The breath, too, is a pattern — perhaps the most intimate one. Inhale and exhale, a rhythm your body has maintained without your conscious input since the moment you were born. When you are anxious, the pattern quickens and shallows. When you are at peace, it deepens and slows. Your emotional world is constantly writing itself into your biology, moment by moment, breath by breath.
What Happens When We Pause and Observe
We live in an age of extraordinary speed. Information moves instantly. Decisions are made in seconds. Even our entertainment is designed to hold attention for shorter and shorter spans. In this environment, the act of pausing — of genuinely stopping to observe — has become almost countercultural.
But observation is where understanding begins. When you slow down enough to notice the patterns around you — in nature, in your daily life, in your relationships — something quietly remarkable happens. You begin to recognise that you are not separate from those patterns. You are made of them.
Try this: the next time you step outside, choose one thing to observe closely for two full minutes. A plant. A cloud. Water moving. Notice what repeats. Notice what branches. Notice what spirals. Then ask yourself — does any of this feel familiar, not just visually, but emotionally?
Art as the Mirror That Speaks
Here is where Art Therapy enters the conversation — not as a hobby, and not as something reserved for people who consider themselves artistic. Art Therapy is a clinically recognised therapeutic approach that uses the process of making art to explore the inner world: emotions, memories, thought patterns, and experiences that can be difficult or impossible to reach through words alone.
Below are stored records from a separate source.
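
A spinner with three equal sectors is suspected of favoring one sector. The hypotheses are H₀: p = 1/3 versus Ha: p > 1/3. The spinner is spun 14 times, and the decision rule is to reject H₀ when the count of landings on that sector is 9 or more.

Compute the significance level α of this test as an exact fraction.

The Type I error probability is α = P(S ≥ 9) computed under H₀, where S ~ Binomial(14, 1/3).
P(S ≥ 9) = Σ_{j=9}^{14} C(14,j)·(1/3)^j·(2/3)^{14-j} = 9265/531441.

9265/531441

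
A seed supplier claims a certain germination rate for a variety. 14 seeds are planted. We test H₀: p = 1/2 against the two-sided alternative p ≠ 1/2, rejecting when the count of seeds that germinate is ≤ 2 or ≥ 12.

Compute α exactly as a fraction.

α = P(S ≤ 2 or S ≥ 12 | p = 1/2), S ~ Binomial(14, 1/2).
By symmetry, α = 2·P(S ≤ 2) = 2·(1 + 14 + 91)/16384 = 212/16384 = 53/4096.

53/4096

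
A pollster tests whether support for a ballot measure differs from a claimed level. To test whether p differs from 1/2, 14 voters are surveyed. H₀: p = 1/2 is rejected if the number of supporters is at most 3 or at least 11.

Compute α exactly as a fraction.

Under H₀, Y ~ Binomial(14, 1/2); α is the probability of landing in either tail, P(Y ≤ 3) + P(Y ≥ 11).
The two tails are symmetric, so α = 2·(1 + 14 + 91 + 364)/2^14 = 940/16384 = 235/4096.

235/4096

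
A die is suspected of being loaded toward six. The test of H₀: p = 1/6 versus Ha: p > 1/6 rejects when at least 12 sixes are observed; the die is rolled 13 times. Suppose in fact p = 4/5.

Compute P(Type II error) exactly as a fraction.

Under the alternative p = 4/5, S ~ Binomial(13, 4/5); β is the probability the test does not reject, P(S < 12).
Summing C(13,j)·(4/5)^j·(1/5)^{13-j} for j = 0..11 gives 935490453/1220703125.

935490453/1220703125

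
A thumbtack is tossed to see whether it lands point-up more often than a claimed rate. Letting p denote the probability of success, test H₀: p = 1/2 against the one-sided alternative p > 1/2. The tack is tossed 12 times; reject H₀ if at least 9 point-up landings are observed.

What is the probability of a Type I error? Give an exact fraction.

299/4096

The Type I error probability is α = P(S ≥ 9) computed under H₀, where S ~ Binomial(12, 1/2).
That's C(12,9) + C(12,10) + C(12,11) + C(12,12) over 2^12, i.e. (220 + 66 + 12 + 1)/4096 = 299/4096.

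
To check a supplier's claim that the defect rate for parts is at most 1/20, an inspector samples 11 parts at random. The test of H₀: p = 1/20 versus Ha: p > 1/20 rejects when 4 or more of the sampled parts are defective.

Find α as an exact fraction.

Under H₀, Y ~ Binomial(11, 1/20); the Type I error rate is P(Y ≥ 4).
Computing the lower-tail complement: 1 − 5112052475341/5120000000000 = 7947524659/5120000000000.

7947524659/5120000000000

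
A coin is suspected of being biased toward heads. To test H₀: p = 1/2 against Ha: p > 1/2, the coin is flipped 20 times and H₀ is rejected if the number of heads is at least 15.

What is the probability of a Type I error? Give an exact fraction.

Under H₀, S ~ Binomial(20, 1/2), and α = P(S ≥ 15).
That's C(20,15) + C(20,16) + C(20,17) + C(20,18) + C(20,19) + C(20,20) over 2^20, i.e. (15504 + 4845 + 1140 + 190 + 20 + 1)/1048576 = 21700/1048576 = 5425/262144.

5425/262144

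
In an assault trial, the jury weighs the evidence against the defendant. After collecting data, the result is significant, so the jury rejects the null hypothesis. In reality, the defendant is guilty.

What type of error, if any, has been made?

No error (correct decision).

The conventional null hypothesis here is that the defendant is innocent.
The test rejected a false H₀ — the decision matches the true state.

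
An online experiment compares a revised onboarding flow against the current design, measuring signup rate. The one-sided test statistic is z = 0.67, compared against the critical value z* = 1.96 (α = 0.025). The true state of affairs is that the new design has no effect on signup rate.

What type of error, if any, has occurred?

The conventional null hypothesis is that the new design has no effect on signup rate.
Since z = 0.67 ≤ z* = 1.96, H₀ is not rejected.
H₀ is true (actually the new design has no effect on signup rate).
The decision matches the true state — no error.

No error — this is a correct decision.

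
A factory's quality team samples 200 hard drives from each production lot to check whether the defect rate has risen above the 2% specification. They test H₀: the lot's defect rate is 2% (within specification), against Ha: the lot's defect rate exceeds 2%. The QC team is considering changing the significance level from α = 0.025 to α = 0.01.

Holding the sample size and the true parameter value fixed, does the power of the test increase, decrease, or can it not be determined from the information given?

It decreases.

A smaller α moves the rejection region further into the tail. With the alternative true, more outcomes now fall outside the rejection region, so failing to reject becomes more likely.
Since power = 1 − β and β increases, power decreases.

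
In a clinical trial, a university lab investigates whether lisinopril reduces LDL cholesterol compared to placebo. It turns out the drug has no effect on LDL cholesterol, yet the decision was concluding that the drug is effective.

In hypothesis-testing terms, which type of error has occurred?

Type I error

The null hypothesis here is that the drug has no effect on LDL cholesterol.
'Concluding that the drug is effective' corresponds to rejecting H₀.
H₀ was rejected but H₀ is true — a Type I error (false positive).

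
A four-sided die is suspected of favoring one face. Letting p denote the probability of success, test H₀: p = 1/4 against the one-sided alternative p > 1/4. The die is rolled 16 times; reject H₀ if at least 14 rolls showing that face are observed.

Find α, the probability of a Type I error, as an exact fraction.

1129/4294967296

α = P(reject H₀ | H₀ true) = P(S ≥ 14 | p = 1/4), with S ~ Binomial(16, 1/4).
P(S ≥ 14) = Σ_{j=14}^{16} C(16,j)·(1/4)^j·(3/4)^{16-j} = 1129/4294967296.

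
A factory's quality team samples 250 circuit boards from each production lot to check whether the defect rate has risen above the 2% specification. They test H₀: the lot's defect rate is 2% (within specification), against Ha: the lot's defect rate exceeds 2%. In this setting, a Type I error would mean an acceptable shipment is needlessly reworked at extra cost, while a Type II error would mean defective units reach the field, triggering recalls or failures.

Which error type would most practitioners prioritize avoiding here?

Type II error

The Type II consequence (defective units reach the field, triggering recalls or failures) is more severe than the Type I consequence (an acceptable shipment is needlessly reworked at extra cost).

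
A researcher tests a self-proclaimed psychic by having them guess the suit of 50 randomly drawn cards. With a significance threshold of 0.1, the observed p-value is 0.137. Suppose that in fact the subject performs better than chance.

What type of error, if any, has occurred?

Type II error

The conventional null hypothesis is that the subject is guessing at random (p = 1/4).
Since p = 0.137 ≥ α = 0.1, H₀ is not rejected.
H₀ is false (actually the subject performs better than chance).
Failing to reject a false H₀ is a Type II error.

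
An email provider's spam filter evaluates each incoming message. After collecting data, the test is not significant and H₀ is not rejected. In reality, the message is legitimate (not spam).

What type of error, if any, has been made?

No error — this is a correct decision.

The conventional null hypothesis here is that the message is legitimate (not spam).
The test retained a true H₀ — the decision matches the true state.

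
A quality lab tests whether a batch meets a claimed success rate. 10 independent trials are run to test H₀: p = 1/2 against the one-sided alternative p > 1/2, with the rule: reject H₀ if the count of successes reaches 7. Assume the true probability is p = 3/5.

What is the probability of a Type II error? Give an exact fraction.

Under the alternative p = 3/5, S ~ Binomial(10, 3/5); β is the probability the test does not reject, P(S < 7).
Adding the binomial probabilities P(S=0)+…+P(S=6) at p = 3/5 gives 6032416/9765625.

6032416/9765625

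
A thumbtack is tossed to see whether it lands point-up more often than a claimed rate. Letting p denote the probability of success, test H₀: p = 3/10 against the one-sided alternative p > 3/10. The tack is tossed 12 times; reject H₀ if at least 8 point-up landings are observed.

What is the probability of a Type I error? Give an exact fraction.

α = P(reject H₀ | H₀ true) = P(S ≥ 8 | p = 3/10), with S ~ Binomial(12, 3/10).
P(S ≥ 8) = Σ_{j=8}^{12} C(12,j)·(3/10)^j·(7/10)^{12-j} = 948937113/100000000000.

948937113/100000000000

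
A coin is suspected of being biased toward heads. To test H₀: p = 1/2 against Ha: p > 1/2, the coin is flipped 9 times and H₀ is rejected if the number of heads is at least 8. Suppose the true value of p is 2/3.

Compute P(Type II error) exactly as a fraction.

16867/19683

A Type II error is failing to reject when Ha holds: with p = 2/3, β = P(S ≤ 7).
Summing C(9,j)·(2/3)^j·(1/3)^{9-j} for j = 0..7 gives 16867/19683.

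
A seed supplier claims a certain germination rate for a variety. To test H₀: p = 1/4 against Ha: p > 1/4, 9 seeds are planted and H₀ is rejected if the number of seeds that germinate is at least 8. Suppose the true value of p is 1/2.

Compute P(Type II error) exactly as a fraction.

251/256

A Type II error is failing to reject when Ha holds: with p = 1/2, β = P(S ≤ 7).
Equivalently, β = 1 − P(S ≥ 8) = 251/256.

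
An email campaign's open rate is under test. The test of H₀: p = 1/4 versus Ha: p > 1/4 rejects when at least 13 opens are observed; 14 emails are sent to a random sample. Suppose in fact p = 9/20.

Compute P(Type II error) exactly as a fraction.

β = P(fail to reject H₀ | Ha true) = P(X ≤ 12 | p = 9/20), X ~ Binomial(14, 9/20).
Summing C(14,j)·(9/20)^j·(11/20)^{14-j} for j = 0..12 gives 1637985675869982373/1638400000000000000.

1637985675869982373/1638400000000000000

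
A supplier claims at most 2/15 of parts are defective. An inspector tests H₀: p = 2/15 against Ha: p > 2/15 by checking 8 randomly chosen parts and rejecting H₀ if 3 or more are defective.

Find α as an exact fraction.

67527008/854296875

α = P(reject H₀ | H₀ true) = P(K ≥ 3 | p = 2/15), K ~ Binomial(8, 2/15).
Via the complement, α = 1 − Σ_{j=0}^{2} C(8,j)(2/15)^j(13/15)^{8-j} = 67527008/854296875.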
When you pick up a pencil or a brush and begin to create without agenda, something interesting tends to happen. Patterns emerge. The lines you draw, the shapes you gravitate toward, the way you fill space or leave it empty — these are not random. They are expressions of your inner landscape, made visible.
A person carrying deep anxiety might find their marks becoming tightly coiled, pressed hard into the page. Someone in grief might find themselves drawn to open, sweeping strokes, or to dark pooling colours. A person beginning to heal might, without realising it, start introducing space and light into their work. The art becomes a kind of honest conversation with the self — one that bypasses the filters and defences that words so often carry.
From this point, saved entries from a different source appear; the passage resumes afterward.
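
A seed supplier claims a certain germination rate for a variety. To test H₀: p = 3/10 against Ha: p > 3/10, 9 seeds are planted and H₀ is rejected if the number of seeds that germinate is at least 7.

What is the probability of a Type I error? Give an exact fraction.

α = P(reject H₀ | H₀ true) = P(S ≥ 7 | p = 3/10), with S ~ Binomial(9, 3/10).
Summing C(9,j)(3/10)^j(7/10)^{9−j} for j = 7,…,9 gives 2145447/500000000.

2145447/500000000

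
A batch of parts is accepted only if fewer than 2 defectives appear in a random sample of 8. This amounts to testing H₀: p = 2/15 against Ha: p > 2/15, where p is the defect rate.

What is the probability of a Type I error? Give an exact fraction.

Under H₀, Y ~ Binomial(8, 2/15); the Type I error rate is P(Y ≥ 2).
Computing the lower-tail complement: 1 − 1819706993/2562890625 = 743183632/2562890625.

743183632/2562890625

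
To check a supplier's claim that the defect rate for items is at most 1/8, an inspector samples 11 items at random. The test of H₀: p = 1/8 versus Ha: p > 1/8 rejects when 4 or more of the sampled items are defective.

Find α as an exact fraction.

The significance level is the probability, assuming p = 1/8, of seeing 4 or more defectives in 11 draws.
α = 1 − P(K ≤ 3) = 1 − 1031899379/1073741824 = 41842445/1073741824.

41842445/1073741824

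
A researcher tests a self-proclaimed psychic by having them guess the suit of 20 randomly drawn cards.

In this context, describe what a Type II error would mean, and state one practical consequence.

A Type II error would mean concluding that the subject is guessing at random (p = 1/4) (or at least failing to establish that the subject performs better than chance) when in fact the subject performs better than chance. Consequence: genuine ability (if it existed) would go unrecognized.

With the conventional null hypothesis that the subject is guessing at random (p = 1/4):
A Type II error is failing to reject H₀ when H₀ is false.
Here that means concluding there is no evidence of ability when actually the subject performs better than chance.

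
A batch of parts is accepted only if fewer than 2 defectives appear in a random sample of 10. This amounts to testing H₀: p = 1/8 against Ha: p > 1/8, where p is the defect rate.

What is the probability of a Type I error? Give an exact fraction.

α = P(reject H₀ | H₀ true) = P(S ≥ 2 | p = 1/8), S ~ Binomial(10, 1/8).
α = 1 − P(S ≤ 1) = 1 − 686011319/1073741824 = 387730505/1073741824.

387730505/1073741824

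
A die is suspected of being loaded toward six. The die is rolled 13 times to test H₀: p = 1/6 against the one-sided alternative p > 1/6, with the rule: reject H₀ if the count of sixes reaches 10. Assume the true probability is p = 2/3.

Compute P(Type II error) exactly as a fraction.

1080275/1594323

Under the alternative p = 2/3, Y ~ Binomial(13, 2/3); β is the probability the test does not reject, P(Y < 10).
Adding the binomial probabilities P(Y=0)+…+P(Y=9) at p = 2/3 gives 1080275/1594323.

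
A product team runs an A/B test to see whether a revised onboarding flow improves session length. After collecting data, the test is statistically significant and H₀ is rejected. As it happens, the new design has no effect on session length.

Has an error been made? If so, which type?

Type I error

The conventional null hypothesis here is that the new design has no effect on session length.
H₀ was rejected, but H₀ is actually true.
Rejecting a true null hypothesis is a Type I error (false positive).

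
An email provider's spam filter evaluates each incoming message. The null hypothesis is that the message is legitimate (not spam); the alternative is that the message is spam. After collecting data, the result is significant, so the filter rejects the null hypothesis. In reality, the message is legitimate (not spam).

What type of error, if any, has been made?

Type I error

H₀ was rejected, but H₀ is actually true.
Rejecting a true null hypothesis is a Type I error (false positive).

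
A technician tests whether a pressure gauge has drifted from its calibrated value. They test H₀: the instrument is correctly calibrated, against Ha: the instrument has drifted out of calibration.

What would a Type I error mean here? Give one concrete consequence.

A Type I error would mean concluding that the instrument has drifted out of calibration when in fact the instrument is correctly calibrated. Consequence: a properly working instrument is taken offline unnecessarily.

A Type I error is rejecting H₀ when H₀ is true.
Here that means pulling the instrument for recalibration when actually the instrument is correctly calibrated.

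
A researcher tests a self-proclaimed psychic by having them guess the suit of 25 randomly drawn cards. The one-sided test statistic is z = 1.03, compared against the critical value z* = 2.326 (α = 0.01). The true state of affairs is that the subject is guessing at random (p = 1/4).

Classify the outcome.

The conventional null hypothesis is that the subject is guessing at random (p = 1/4).
Since z = 1.03 ≤ z* = 2.326, H₀ is not rejected.
H₀ is true (actually the subject is guessing at random (p = 1/4)).
The decision matches the true state — no error.

Neither — the decision is correct.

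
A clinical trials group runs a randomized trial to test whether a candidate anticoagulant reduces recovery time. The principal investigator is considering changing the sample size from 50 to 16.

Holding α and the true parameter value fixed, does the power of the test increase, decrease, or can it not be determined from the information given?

It decreases.

With less data the test statistic is noisier; under Ha, more outcomes land inside the acceptance region.
Since power = 1 − β and β increases, power decreases.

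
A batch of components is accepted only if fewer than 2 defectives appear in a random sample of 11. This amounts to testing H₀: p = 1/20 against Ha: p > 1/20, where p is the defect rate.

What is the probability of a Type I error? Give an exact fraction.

The significance level is the probability, assuming p = 1/20, of seeing 2 or more defectives in 11 draws.
Computing the lower-tail complement: 1 − 18393198773403/20480000000000 = 2086801226597/20480000000000.

2086801226597/20480000000000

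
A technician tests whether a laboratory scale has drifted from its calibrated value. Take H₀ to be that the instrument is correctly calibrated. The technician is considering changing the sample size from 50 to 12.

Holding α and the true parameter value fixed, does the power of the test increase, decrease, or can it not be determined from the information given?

It decreases.

Reducing n widens both sampling distributions, so the test has less ability to distinguish Ha from H₀.
Since power = 1 − β and β increases, power decreases.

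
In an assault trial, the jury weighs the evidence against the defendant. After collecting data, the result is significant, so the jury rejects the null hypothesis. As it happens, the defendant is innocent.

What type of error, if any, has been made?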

In this way, the patterns you create on paper become a window into the patterns you carry within. And once you can see a pattern, you can begin to understand it. And once you understand it, you hold the possibility of changing it.
You Are Both the Observer and the Observed
There is a beautiful paradox at the heart of all of this. Nature's patterns exist whether or not anyone is watching. Galaxies spiral in the dark. Cells divide in the silent interior of bodies. And yet, the moment a conscious mind pauses and truly sees — something shifts. The observer and the observed become connected.
When you sit with your own patterns — the ones in your thoughts, your emotions, your creative expressions — you are doing something ancient and profound. You are paying attention to yourself. Not to fix, not to judge, not to perform. Simply to see.
That act of witnessing is, in itself, a form of healing.
The universe has been repeating its patterns for 13.8 billion years. Your patterns — however long they have been with you — are just as worthy of observation, just as rich with meaning, and just as capable of transformation.
An Invitation
The longer you look at the world around you, the more you will see. And the more you see outside, the more you will begin to recognise within.
Let art be your mirror. Let your patterns speak. And when they do — listen.